Saturday, February 12, 2011

Faiz, The Exile From Islamabad to Beirut

Faiz, The Exile From Islamabad to Beirut
Saeed Naqvi

On Sunday, February, 13, 2011, one of the most remarkable men born on this sub continent, the great Urdu poet, Faiz Ahmad Faiz, would have been 100 years old – his first birth centenary.

Faiz was not just admired but adored, as much in India as in Pakistan. Indeed there were large circles of his admirers in various parts of the world.

He was not an inveterate traveler like Tagore who traveled to 32 (thirty two) countries, ranging from Argentina to Iran in the 20s and 30s when travel was not easy. Allama Iqbal too traveled but not as much. Faiz’s journeys were not journeys of choice. In most instances his were journeys of an exile, mostly from Zia ul Haq’s Pakistan. Poetry of exile is a strong strand in his verse.

Faiz derived greatly from classical poets like Sauda, Mushafi and, particularly Ghalib. It was from him – and varied sources of Sufis and Marxists – that Faiz derived the art of handling adversity with balance and dignity.

Another kind of exile Faiz experienced was in the 50s, his five years in jail for trumped up charges in what is known as the Rawalpindi Conspiracy case.

It was this jail experience that became the source for an extraordinary mix of revolution and lyric, dressing up traditional symbols of Urdu poetry in contemporary garb:
Mataa-e-lauho-qalam chin gayee
to kya gham hai
Ki khoon-e-dil mein dubo li hain
unglian maine
Zubaan pe mohar lagee hai to kya
ki rakh di hai
har ek halqa e zanjir pe zubaan
(They have taken away the pen and ink
So I have dipped my fingers in the blood of my heart.
Doesn’t matter if they have sealed my lips;
I have given voice to every link in the chain that shackles us)

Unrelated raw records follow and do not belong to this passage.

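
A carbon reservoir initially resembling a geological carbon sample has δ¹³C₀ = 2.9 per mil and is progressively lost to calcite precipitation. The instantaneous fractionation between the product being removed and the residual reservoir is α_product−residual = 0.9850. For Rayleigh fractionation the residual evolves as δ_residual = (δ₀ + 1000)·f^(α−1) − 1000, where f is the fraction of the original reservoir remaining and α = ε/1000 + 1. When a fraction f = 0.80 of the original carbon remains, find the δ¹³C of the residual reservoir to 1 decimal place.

Rayleigh residual: δ_res = (δ₀ + 1000)·f^(α−1) − 1000
α − 1 = -0.01500
f^(α−1) = 0.80^(-0.01500) = 1.003353
δ_res = (2.9 + 1000) × 1.003353 − 1000 = 1006.262 − 1000 = 6.26 per mil

6.3 per mil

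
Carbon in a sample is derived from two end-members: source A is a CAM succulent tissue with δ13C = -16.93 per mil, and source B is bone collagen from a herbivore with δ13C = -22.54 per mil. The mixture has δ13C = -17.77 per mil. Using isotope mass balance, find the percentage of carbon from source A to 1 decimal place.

δ_mix = f_A·δ_A + (1 − f_A)·δ_B  ⇒  f_A = (δ_mix − δ_B)/(δ_A − δ_B)
f_A = (-17.77 − (-22.54)) / (-16.93 − (-22.54))
f_A = 4.77 / 5.61 = 0.8503

85.0%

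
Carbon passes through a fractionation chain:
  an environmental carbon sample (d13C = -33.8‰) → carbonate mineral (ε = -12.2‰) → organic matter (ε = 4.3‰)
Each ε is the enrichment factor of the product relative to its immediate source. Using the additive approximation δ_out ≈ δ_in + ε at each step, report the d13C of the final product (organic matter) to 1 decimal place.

step 1: δ ≈ -33.8 + (-12.2) = -46.0‰
step 2: δ ≈ -46.0 + (4.3) = -41.7‰

-41.7‰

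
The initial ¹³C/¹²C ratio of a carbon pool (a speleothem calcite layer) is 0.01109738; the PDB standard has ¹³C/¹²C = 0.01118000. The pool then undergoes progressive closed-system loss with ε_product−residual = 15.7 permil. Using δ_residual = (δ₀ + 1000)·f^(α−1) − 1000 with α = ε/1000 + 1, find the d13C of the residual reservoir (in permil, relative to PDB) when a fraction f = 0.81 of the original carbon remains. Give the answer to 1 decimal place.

δ₀ = (0.01109738/0.01118000 − 1)×1000 = (0.992610 − 1)×1000 = -7.390 permil
α − 1 = ε/1000 = 0.0157
f^(α−1) = 0.81^(0.0157) = 0.996697
δ_res = (-7.390 + 1000) × 0.996697 − 1000 = 989.332 − 1000 = -10.67 permil

-10.7 permil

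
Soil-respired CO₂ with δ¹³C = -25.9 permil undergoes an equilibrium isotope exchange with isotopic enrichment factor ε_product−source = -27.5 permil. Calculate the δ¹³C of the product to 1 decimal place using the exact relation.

-52.7 permil

To first order, δ_product ≈ δ_source + ε = -53.4 permil.
Exactly, δ_product = (δ_source + 1000)·(ε/1000 + 1) − 1000.
δ_product = (-25.9 + 1000) × (-27.5/1000 + 1) − 1000
δ_product = -52.69 permil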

Is Faiz the greatest poet of the modern era? In the popularity stakes, he will win by several lengths. But scholars will toss up some other names – Josh Malihabadi, Yaas Yagana Changezi, Firaq Gorakhpuri among others.

Josh’s mastery of diction is like a river in torrent; lightening thunder, a pageantry of words to the accompaniment of a full 100 piece orchestra. But he is not just a wordsmith. He remains unmatched in the range of thought in his “Rubayat”, or quatrains in a specific meter. Faiz doesn’t even claim to be a poet of rubayi.

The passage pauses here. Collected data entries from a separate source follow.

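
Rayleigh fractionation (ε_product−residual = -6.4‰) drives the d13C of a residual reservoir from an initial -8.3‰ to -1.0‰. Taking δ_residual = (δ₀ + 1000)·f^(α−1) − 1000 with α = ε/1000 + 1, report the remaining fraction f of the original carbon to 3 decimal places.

0.318

α − 1 = ε/1000 = -0.0064
(δ_res + 1000)/(δ₀ + 1000) = (-1.0 + 1000)/(-8.3 + 1000) = 999.0/991.7 = 1.007361
f = 1.007361^(1/-0.0064) = exp(ln(1.007361)/-0.0064) = exp(0.00733/-0.0064)
f = exp(-1.1460) = 0.3179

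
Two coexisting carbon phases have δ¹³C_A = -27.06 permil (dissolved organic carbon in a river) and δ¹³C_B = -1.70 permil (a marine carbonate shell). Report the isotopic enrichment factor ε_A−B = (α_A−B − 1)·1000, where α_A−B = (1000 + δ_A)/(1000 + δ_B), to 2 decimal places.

α_A−B = (1000 + -27.06) / (1000 + -1.70) = 972.94 / 998.30 = 0.974597
ε_A−B = (0.974597 − 1) × 1000 = -25.403 permil
(The approximation ε ≈ δ_A − δ_B would give -25.36 permil.)

-25.40 permil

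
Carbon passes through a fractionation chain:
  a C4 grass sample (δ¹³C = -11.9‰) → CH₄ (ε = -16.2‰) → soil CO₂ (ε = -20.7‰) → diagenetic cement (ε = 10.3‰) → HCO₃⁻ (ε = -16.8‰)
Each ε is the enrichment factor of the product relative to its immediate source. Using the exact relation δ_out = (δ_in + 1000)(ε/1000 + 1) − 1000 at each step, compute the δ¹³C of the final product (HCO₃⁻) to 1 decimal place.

step 1: δ = (-11.90 + 1000)·(-16.2/1000 + 1) − 1000 = -27.91‰
step 2: δ = (-27.91 + 1000)·(-20.7/1000 + 1) − 1000 = -48.03‰
step 3: δ = (-48.03 + 1000)·(10.3/1000 + 1) − 1000 = -38.22‰
step 4: δ = (-38.22 + 1000)·(-16.8/1000 + 1) − 1000 = -54.38‰

-54.4‰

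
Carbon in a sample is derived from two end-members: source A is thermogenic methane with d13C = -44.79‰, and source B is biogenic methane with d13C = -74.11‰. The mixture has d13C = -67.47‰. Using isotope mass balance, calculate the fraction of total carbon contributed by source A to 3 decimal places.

0.226

δ_mix = f_A·δ_A + (1 − f_A)·δ_B  ⇒  f_A = (δ_mix − δ_B)/(δ_A − δ_B)
f_A = (-67.47 − (-74.11)) / (-44.79 − (-74.11))
f_A = 6.64 / 29.32 = 0.2265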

By universal acclaim, both Firaq and Yagana would be superior poets of ghazal, Firaq for his delicacy of thought and sensuousness, Yagana for his freshness and inventiveness. Some critics would even consider Majrooh Sultanpuri as a more chiseled ghazal writer. Majaz, too, would be in contention but his body of work is thin because he died at 46.

What then in so special about Faiz? Well, he is the most modern of all Urdu poets in every sense of the term. He wrote excellent ghazals but they do not place him with the best.

Where he remains unsurpassed is in free verse. While all the poets listed above were wedded to traditional formats, Faiz got out of the structural constraints which even Ghalib had complained about:
“Kuch aur chaahiye wusat
mere bayan ke liye!”
(I need much more space for my theme)

In this genre too there will be awkward critics who will urge you not to ignore N.M. Rashid!

Josh, Firaq, Yagana even Majaz and Majrooh were intellectually cosmopolitan but were all confined to the decaying feudal ambience of Avadh.

Faiz was conditioned by the virility and intellectual vigour of Lahore. Even though he had early training in Arabic from Maulvis he crossed over to the Government College Lahore, the country’s premiere college where he did his Masters in English literature.

The great Marxist historian, Victor Kiernan taught at Lahore’s Aitchison College at about the same time. This probably explains Kiernan’s translation of Faiz’s poetry.

During his exiles he got acquainted with Edward Said in Beirut and Louis MacNiece in London. These were some of the associations which made Faiz into something of a global citizen – the only Urdu poet to break out of the small town stereotype.

Faiz died in 1984. In his last two years he nursed a deep hurt that Beirut, his favourite rendezvous (when in exile) was occupied by Israel in 1982. How thrilled would he have been at the winds of change sweeping the Arab world. Equally, he would have been shattered at the bizarre spectacle of rose petals being showered on the murderer of his nephew Salman Taseer.